Fleur OLAGNIER • fleur.olagnier@gmail.com

©Juan – stock.adobe.com, ESA, NASA/JPL, ESA – ScienceOffice.org

Pour la toute première fois dans la nuit du 26 au 27 septembre, la mission DART de la Nasa a dévié la trajectoire d’un astéroïde. Objectif ? Tester une manœuvre de défense au cas où un corps céleste aurait la mauvaise idée de croiser l’orbite terrestre. Notre planète frôle en effet régulièrement divers astéroïdes dits «géocroiseurs», dont l’impact avec la Terre pourrait avoir des conséquences catastrophiques. Personne n’a oublié le destin de ces pauvres dinosaures… Alors, comment les scientifiques se préparent-ils à «tous nous sauver» ? À quel point la collision avec un autre corps céleste est une hypothèse probable ? Éléments de réponses à des questions qui font froid dans le dos 

  
La crainte n’est pas neuve mais a pu être récemment ravivée par le film Don’t Look Up. Quand Jennifer Lawrence et Leonardo Di Caprio tentent de convaincre le monde entier qu’un astéroïde fonce droit sur la Terre, mais que la présidente des États-Unis incarnée par Meryl Streep est davantage préoccupée par sa popularité, la comédie satirique de Netflix nous plonge dans un scénario pas si éloigné que ça de la réalité…
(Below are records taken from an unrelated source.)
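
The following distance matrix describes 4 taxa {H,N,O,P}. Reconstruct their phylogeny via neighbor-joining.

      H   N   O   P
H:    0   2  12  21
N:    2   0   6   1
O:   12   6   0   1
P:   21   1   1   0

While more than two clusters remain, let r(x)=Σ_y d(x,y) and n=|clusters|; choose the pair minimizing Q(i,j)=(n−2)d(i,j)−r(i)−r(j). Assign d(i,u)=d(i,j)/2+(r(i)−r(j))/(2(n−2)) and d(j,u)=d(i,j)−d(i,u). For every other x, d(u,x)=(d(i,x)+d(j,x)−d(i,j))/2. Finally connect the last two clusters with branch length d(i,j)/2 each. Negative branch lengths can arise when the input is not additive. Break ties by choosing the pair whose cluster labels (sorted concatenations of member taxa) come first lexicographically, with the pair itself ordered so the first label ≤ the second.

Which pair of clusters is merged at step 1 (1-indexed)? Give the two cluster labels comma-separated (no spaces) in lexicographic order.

H,N

step 1: merge (H,N) at d=2, Q=-40; branch lengths H→15/2, N→-11/2; new cluster HN
  updated: d(HN,O)=8, d(HN,P)=10
step 2: merge (HN,O) at d=8, Q=-19; branch lengths HN→17/2, O→-1/2; new cluster HNO
  updated: d(HNO,P)=3/2
step 3: merge (HNO,P) at d=3/2; branch lengths HNO→3/4, P→3/4; new cluster HNOP
final tree: (((H:15/2,N:-11/2):17/2,O:-1/2):3/4,P:3/4)
total length: 23/2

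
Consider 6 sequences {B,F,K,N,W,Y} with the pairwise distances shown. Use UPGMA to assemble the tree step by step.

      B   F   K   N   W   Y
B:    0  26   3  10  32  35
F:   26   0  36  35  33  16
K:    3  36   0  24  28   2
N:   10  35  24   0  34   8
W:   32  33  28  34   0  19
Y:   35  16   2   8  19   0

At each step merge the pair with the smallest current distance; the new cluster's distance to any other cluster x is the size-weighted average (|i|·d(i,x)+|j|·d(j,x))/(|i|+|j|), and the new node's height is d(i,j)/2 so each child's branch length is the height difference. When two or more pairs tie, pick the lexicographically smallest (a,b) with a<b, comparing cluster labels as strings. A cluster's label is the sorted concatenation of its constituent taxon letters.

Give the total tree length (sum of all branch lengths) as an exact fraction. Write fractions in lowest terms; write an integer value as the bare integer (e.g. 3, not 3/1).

step 1: merge (K,Y) at d=2; branch lengths K→1, Y→1; new cluster KY
  updated: d(B,KY)=19, d(F,KY)=26, d(KY,N)=16, d(KY,W)=47/2
step 2: merge (B,N) at d=10; branch lengths B→5, N→5; new cluster BN
  updated: d(BN,F)=61/2, d(BN,KY)=35/2, d(BN,W)=33
step 3: merge (BN,KY) at d=35/2; branch lengths BN→15/4, KY→31/4; new cluster BKNY
  updated: d(BKNY,F)=113/4, d(BKNY,W)=113/4
step 4: merge (BKNY,F) at d=113/4; branch lengths BKNY→43/8, F→113/8; new cluster BFKNY
  updated: d(BFKNY,W)=146/5
step 5: merge (BFKNY,W) at d=146/5; branch lengths BFKNY→19/40, W→73/5; new cluster BFKNWY
final tree: ((((B:5,N:5):15/4,(K:1,Y:1):31/4):43/8,F:113/8):19/40,W:73/5)
total length: 2323/40

2323/40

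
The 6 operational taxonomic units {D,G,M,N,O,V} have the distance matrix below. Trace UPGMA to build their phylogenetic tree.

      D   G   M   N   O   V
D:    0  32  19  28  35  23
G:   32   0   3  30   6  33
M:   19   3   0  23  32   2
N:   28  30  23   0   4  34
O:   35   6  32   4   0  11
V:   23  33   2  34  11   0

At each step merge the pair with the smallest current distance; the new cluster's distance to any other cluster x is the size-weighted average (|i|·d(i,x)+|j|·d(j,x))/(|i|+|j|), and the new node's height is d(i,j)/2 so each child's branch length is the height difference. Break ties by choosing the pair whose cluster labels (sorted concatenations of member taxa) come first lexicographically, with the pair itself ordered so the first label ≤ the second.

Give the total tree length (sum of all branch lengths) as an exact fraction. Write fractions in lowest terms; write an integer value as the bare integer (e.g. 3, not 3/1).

iteration 1: select M,V (d=2); attach at lengths (1, 1); label the merged cluster MV
  updated: d(D,MV)=21, d(G,MV)=18, d(MV,N)=57/2, d(MV,O)=43/2
iteration 2: select N,O (d=4); attach at lengths (2, 2); label the merged cluster NO
  updated: d(D,NO)=63/2, d(G,NO)=18, d(MV,NO)=25
iteration 3: select G,MV (d=18); attach at lengths (9, 8); label the merged cluster GMV
  updated: d(D,GMV)=74/3, d(GMV,NO)=68/3
iteration 4: select GMV,NO (d=68/3); attach at lengths (7/3, 28/3); label the merged cluster GMNOV
  updated: d(D,GMNOV)=137/5
iteration 5: select D,GMNOV (d=137/5); attach at lengths (137/10, 71/30); label the merged cluster DGMNOV
final tree: (D:137/10,((G:9,(M:1,V:1):8):7/3,(N:2,O:2):28/3):71/30)
total length: 761/15

761/15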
En effet, chaque année, la planète bleue croise la route d’astéroïdes ou de comètes dits «géocroiseurs», c’est-à-dire dont la trajectoire s’approche ou entre en intersection avec l’orbite terrestre. La majorité sont des petits corps provenant de la ceinture d’astéroïdes entre Mars et Jupiter, dont l’orbite a été modifiée par l’influence gravitationnelle de l’une de ces 2 planètes ou à la suite d’une collision (voir photo 1). «On peut dire que 99,9% des astéroïdes qui se rapprochent de l’environnement terrestre font moins de 10 m de diamètre et ne sont donc pas très dangereux puisqu’ils ont le temps de se désintégrer dans l’atmosphère», rassure Ozgur Karatekin, ingénieur et chercheur à l’Observatoire Royal de Belgique. Ce type de corps atteint notre planète environ tous les 10 ans, et tous les 20 à 30 ans ce sont des objets d’environ 20 m qui nous parviennent. 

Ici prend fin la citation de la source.